Известен способ получения ДНК, заключающийся в том, что молоки лососевых рыб гомогенизируют 2 мин в 0,5%-ном растворе порошка "Новость", депротеинизацию проводят, добавляя смесь фенола и хлороформа в течение 1 ч, разделение фаз ведут на проточной центрифуге СГС-100, осаждают ДНК ацетоном, гомогенизируют ДНК в воде, осаждают спиртом и сушат при 20оС на воздухе 10-12 ч и 1 ч при 55-60оС. В полученном порошке ДНК определяли содержание ДНК, РНК, белка и гиперхромный эффект. Следует обратить внимание на весьма низкое значение гиперхромного эффекта, составляющего 21-24% Учитывая весьма мягкое проведение выделения и очистки ДНК, понижение нативности можно объяснить только проведением двойного осаждения целевого продукта [2]
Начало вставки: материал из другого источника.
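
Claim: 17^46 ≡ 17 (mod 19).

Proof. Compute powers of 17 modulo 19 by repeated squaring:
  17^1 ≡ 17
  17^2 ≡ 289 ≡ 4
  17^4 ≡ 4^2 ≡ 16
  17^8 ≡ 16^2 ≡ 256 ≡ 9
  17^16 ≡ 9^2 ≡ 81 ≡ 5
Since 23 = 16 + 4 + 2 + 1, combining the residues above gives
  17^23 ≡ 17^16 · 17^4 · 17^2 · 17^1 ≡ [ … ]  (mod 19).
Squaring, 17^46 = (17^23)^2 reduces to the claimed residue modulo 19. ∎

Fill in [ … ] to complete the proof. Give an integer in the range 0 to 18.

Multiply the listed residues: 5 · 16 · 4 · 17 = 80 → 320 → 5440.
Reducing modulo 19: 5440 = 286·19 + 6, so 17^23 ≡ 6.

6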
Известен способ получения высокополимерной ДНК, заключающийся в том, что измельченные молоки гомогенизируют, гомогенизат отделяют центрифугированием, обрабатывают детергентом и концентрированным солевым раствором при нагревании до температуры 60оС, выдерживают при этой температуре, охлаждают до (-2)-(-4)оС, сорбируют на кизельгур, элюируют цитратно-солевой смесью и высаживают этиловым спиртом [1]
Недостатками известного способа являются трудоемкость и нетехнологичность стадии выделения ДНК, использование больших количеств необходимых реагентов, продолжительность процесса. Кроме того, получаемый продукт имеет высокую молекулярную массу и при получении порошка теряет нативность. Высокое содержание белка показывает, что целевой продукт нуждается в дополнительной очистке. Конечный продукт не может быть использован в медицинской практике.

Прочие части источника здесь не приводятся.